I look out. Wonder if he cares which God. Start to say so, but instead do what I always do. “Quite right, sahib.”
He turns. “For the last bloody time, please don’t address me as such.”
“Apologies, sir,” I say, bowing my head.
“The British are not the rulers of this place,” he mutters. “The title is unfit, as unfit as it ever was.”
“Of course, sir,” I say, and somehow the look he gives me makes me think he’s as annoyed by my obedience as he is by the word “sahib.” I take a chance.
“It is just . . . ,” I begin, “the word perhaps is not so inappropriate as you might believe.”
He waits for me to go on.
“It is true that it means ‘owner,’ or ‘master . . . ,’ ” I begin. “But it also means ‘frien
d.’ And it is not a term applied exclusively to the Raj or its representatives.”
I’ve got him now. I go on, careful to temper my accent, measure my words slowly. I sound too Indian when I get excited or nervous.
“The Sikhs use it as a term of respect for their gurus; in Islam we use it as you might call someone ‘mister.’ ”
He considers, his face unreadable. For a moment I am worried I have said too much and presumed far more. To call a white man a friend. But then he smiles. “I believe this might be the first time I’ve heard more than ten words together from you, young man.”
I duck my head. A move I learned from watching Abbu speak with foreigners in the shop over the years. “Begging pardon, sir.”
He laughs. “Not at all! I quite like being corrected. So long as it’s not on which tie to wear or how high I ought to seek to trade on a name or a connection several men removed.”
I don’t lift my head. Instead I hide the grin that breaks across my face. I’ve heard Mrs. Darnsley. Heard enough of her nagging to know that though I may be ambitious, she’s a world-beater.
For a while the only sound is the wind riffling the dry grass with the promise of rain that will not last. The monsoon has been odd this year, little storms every other day or so, but the great flood of rains holds off.

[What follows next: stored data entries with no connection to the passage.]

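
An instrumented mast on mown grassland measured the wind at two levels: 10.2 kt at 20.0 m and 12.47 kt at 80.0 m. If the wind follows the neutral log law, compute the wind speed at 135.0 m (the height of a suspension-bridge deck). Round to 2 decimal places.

Log law: V ∝ ln(z/z₀). From the pair, with r = V₁/V₂ = 0.81796,
ln z₀ = (ln z₁ − r·ln z₂)/(1 − r) = (2.9957 − 0.81796×4.3820)/0.18204 = -3.2334 → z₀ = 0.03942 m
V₃ = V₁ · ln(z₃/z₀)/ln(z₁/z₀) = 10.2 × 8.1387/6.2292 = 13.3268 kt

13.33 kt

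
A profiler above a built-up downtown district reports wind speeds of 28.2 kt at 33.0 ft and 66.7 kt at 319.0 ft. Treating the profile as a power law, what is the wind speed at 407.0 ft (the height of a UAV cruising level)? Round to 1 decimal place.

First find α: α = ln(V₂/V₁)/ln(z₂/z₁) = ln(66.7/28.2)/ln(319.0/33.0) = 0.86088/2.26868 = 0.3795
Extrapolate from 319.0 ft to 407.0 ft: V₃ = 66.7 × (407.0/319.0)^0.3795 = 66.7 × 1.0969 = 73.1601 kt

73.2 kt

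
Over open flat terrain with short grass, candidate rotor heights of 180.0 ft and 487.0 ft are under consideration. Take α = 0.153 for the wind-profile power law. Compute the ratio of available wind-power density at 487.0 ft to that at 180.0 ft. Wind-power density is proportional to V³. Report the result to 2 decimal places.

Speed ratio: V_B/V_A = (z_B/z_A)^α = (487.0/180.0)^0.153 = (2.7056)^0.153 = 1.16449
Power-density ratio: P_B/P_A = (V_B/V_A)³ = (1.16449)³ = 1.57909

1.58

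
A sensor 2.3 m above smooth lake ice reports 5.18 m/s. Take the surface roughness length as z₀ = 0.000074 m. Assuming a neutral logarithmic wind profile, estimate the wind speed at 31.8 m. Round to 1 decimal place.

6.5 m/s

Log law: V(z) ∝ ln(z/z₀), so V₂/V₁ = ln(z₂/z₀) / ln(z₁/z₀).
ln(31.8/0.000074) = 12.9709, ln(2.3/0.000074) = 10.3444
V₂ = 5.18 × 12.9709/10.3444 = 5.18 × 1.2539 = 6.4953 m/s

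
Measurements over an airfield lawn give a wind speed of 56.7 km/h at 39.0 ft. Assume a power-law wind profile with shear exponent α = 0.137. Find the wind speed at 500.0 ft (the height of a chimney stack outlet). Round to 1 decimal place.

Power-law profile: V₂ = V₁ · (z₂/z₁)^α
V₂ = 56.7 × (500.0/39.0)^0.137 = 56.7 × (12.8205)^0.137
    = 56.7 × 1.4183 = 80.4204 km/h

80.4 km/h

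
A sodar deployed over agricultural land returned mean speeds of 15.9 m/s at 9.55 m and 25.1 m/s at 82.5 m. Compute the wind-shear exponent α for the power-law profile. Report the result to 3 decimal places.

α ≈ 0.212

Power law: V₂/V₁ = (z₂/z₁)^α ⇒ α = ln(V₂/V₁) / ln(z₂/z₁)
α = ln(25.1/15.9) / ln(82.5/9.55) = ln(1.5786) / ln(8.6387)
  = 0.45655 / 2.15626 = 0.21173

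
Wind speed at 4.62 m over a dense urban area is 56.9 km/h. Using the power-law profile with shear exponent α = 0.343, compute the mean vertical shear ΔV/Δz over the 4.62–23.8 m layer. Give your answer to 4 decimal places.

Power law: V₂ = V₁ · (z₂/z₁)^α = 56.9 × (5.1515)^0.343 = 99.8403 km/h
ΔV/Δz = (99.8403 − 56.9)/(23.8 − 4.62) = 42.9403/19.1800 = 2.23881 km/h/m

2.2388 km/h/m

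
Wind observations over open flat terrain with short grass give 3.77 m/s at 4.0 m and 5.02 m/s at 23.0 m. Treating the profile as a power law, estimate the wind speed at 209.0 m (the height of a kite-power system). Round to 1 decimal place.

7.2 m/s

First find α: α = ln(V₂/V₁)/ln(z₂/z₁) = ln(5.02/3.77)/ln(23.0/4.0) = 0.28635/1.74920 = 0.1637
Extrapolate from 23.0 m to 209.0 m: V₃ = 5.02 × (209.0/23.0)^0.1637 = 5.02 × 1.4352 = 7.2045 m/s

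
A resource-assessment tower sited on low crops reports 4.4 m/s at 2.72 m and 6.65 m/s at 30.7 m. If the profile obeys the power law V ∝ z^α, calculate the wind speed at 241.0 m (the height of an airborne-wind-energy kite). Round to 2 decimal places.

9.45 m/s

First find α: α = ln(V₂/V₁)/ln(z₂/z₁) = ln(6.65/4.4)/ln(30.7/2.72) = 0.41301/2.42363 = 0.1704
Extrapolate from 30.7 m to 241.0 m: V₃ = 6.65 × (241.0/30.7)^0.1704 = 6.65 × 1.4207 = 9.4475 m/s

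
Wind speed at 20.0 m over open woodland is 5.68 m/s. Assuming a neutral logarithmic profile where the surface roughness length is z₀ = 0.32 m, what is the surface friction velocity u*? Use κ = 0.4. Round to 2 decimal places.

u* ≈ 0.55 m/s

Log law: V(z) = (u*/κ) · ln(z/z₀) ⇒ u* = κ · V / ln(z/z₀)
u* = 0.4 × 5.68 / ln(20.0/0.32) = 0.4 × 5.68 / 4.1352
   = 2.2720 / 4.1352 = 0.5494 m/s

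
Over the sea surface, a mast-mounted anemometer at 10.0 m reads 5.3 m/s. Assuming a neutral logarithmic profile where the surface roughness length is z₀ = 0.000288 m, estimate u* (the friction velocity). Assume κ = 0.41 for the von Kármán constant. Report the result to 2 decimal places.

Log law: V(z) = (u*/κ) · ln(z/z₀) ⇒ u* = κ · V / ln(z/z₀)
u* = 0.41 × 5.3 / ln(10.0/0.000288) = 0.41 × 5.3 / 10.4551
   = 2.1730 / 10.4551 = 0.2078 m/s

u* ≈ 0.21 m/s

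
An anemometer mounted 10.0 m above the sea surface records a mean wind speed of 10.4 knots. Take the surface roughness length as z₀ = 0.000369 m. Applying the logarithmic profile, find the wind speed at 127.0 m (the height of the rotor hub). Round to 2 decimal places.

Log law: V(z) ∝ ln(z/z₀), so V₂/V₁ = ln(z₂/z₀) / ln(z₁/z₀).
ln(127.0/0.000369) = 12.7489, ln(10.0/0.000369) = 10.2073
V₂ = 10.4 × 12.7489/10.2073 = 10.4 × 1.2490 = 12.9896 knots

12.99 knots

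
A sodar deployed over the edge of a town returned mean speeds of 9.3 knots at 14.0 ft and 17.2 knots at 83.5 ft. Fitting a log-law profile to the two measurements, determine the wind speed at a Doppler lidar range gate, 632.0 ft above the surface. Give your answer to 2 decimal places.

26.15 knots

Log law: V ∝ ln(z/z₀). From the pair, with r = V₁/V₂ = 0.54070,
ln z₀ = (ln z₁ − r·ln z₂)/(1 − r) = (2.6391 − 0.54070×4.4248)/0.45930 = 0.5368 → z₀ = 1.711 ft
V₃ = V₁ · ln(z₃/z₀)/ln(z₁/z₀) = 9.3 × 5.9121/2.1023 = 26.1540 knots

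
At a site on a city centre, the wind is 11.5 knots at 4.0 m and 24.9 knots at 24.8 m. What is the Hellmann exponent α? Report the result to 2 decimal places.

α ≈ 0.42

Power law: V₂/V₁ = (z₂/z₁)^α ⇒ α = ln(V₂/V₁) / ln(z₂/z₁)
α = ln(24.9/11.5) / ln(24.8/4.0) = ln(2.1652) / ln(6.2000)
  = 0.77252 / 1.82455 = 0.42340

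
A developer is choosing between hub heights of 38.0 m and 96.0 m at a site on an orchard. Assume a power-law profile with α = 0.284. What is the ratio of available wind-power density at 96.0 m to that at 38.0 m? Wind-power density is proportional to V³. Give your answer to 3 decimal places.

Speed ratio: V_B/V_A = (z_B/z_A)^α = (96.0/38.0)^0.284 = (2.5263)^0.284 = 1.30109
Power-density ratio: P_B/P_A = (V_B/V_A)³ = (1.30109)³ = 2.20252

2.203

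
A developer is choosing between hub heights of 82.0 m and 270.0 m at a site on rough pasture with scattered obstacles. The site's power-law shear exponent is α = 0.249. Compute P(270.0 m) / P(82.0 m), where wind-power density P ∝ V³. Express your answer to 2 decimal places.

2.44

Speed ratio: V_B/V_A = (z_B/z_A)^α = (270.0/82.0)^0.249 = (3.2927)^0.249 = 1.34546
Power-density ratio: P_B/P_A = (V_B/V_A)³ = (1.34546)³ = 2.43562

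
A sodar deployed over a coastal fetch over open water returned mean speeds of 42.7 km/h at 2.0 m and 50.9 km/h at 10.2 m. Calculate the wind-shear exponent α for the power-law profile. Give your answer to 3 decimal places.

Power law: V₂/V₁ = (z₂/z₁)^α ⇒ α = ln(V₂/V₁) / ln(z₂/z₁)
α = ln(50.9/42.7) / ln(10.2/2.0) = ln(1.1920) / ln(5.1000)
  = 0.17566 / 1.62924 = 0.10782

α ≈ 0.108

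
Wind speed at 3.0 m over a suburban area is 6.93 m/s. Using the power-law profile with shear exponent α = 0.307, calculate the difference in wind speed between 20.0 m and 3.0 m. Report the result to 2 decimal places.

5.48 m/s

Power law: V₂ = V₁ · (z₂/z₁)^α = 6.93 × (6.6667)^0.307 = 12.4072 m/s
ΔV = 12.4072 − 6.93 = 5.4772 m/s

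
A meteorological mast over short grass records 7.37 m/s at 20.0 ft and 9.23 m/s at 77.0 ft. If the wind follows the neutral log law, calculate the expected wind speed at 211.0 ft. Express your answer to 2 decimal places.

Log law: V ∝ ln(z/z₀). From the pair, with r = V₁/V₂ = 0.79848,
ln z₀ = (ln z₁ − r·ln z₂)/(1 − r) = (2.9957 − 0.79848×4.3438)/0.20152 = -2.3458 → z₀ = 0.09577 ft
V₃ = V₁ · ln(z₃/z₀)/ln(z₁/z₀) = 7.37 × 7.6977/5.3416 = 10.6209 m/s

10.62 m/s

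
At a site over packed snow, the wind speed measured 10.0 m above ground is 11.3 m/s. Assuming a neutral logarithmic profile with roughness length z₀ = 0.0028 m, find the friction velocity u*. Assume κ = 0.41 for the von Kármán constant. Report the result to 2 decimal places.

Log law: V(z) = (u*/κ) · ln(z/z₀) ⇒ u* = κ · V / ln(z/z₀)
u* = 0.41 × 11.3 / ln(10.0/0.0028) = 0.41 × 11.3 / 8.1807
   = 4.6330 / 8.1807 = 0.5663 m/s

u* ≈ 0.57 m/s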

Ammi thinks the delay is a bad omen.
Darnsley is back to staring at the mountain.
“George Mallory disappeared in the Himalayas, trying to climb Everest,” he says.
I’ve heard about Europeans coming here to climb mountains. I’ve never understood why until now, when I see them up close like this for the first time.
“Do you think anyone’s ever stood up there?” he asks, pointing at the peak.
I shrug. But when I realize he’s not looking at me, I add, “I could not say.”
“It’s impossible,” he says finally, but he’s not looking at the mountain this time.
“Sir?”
“We’re a world away from Jalandhar. Two days in the car brings us here, where there is honest-to-God snow up on those mountains, rivers purer than anything in England.”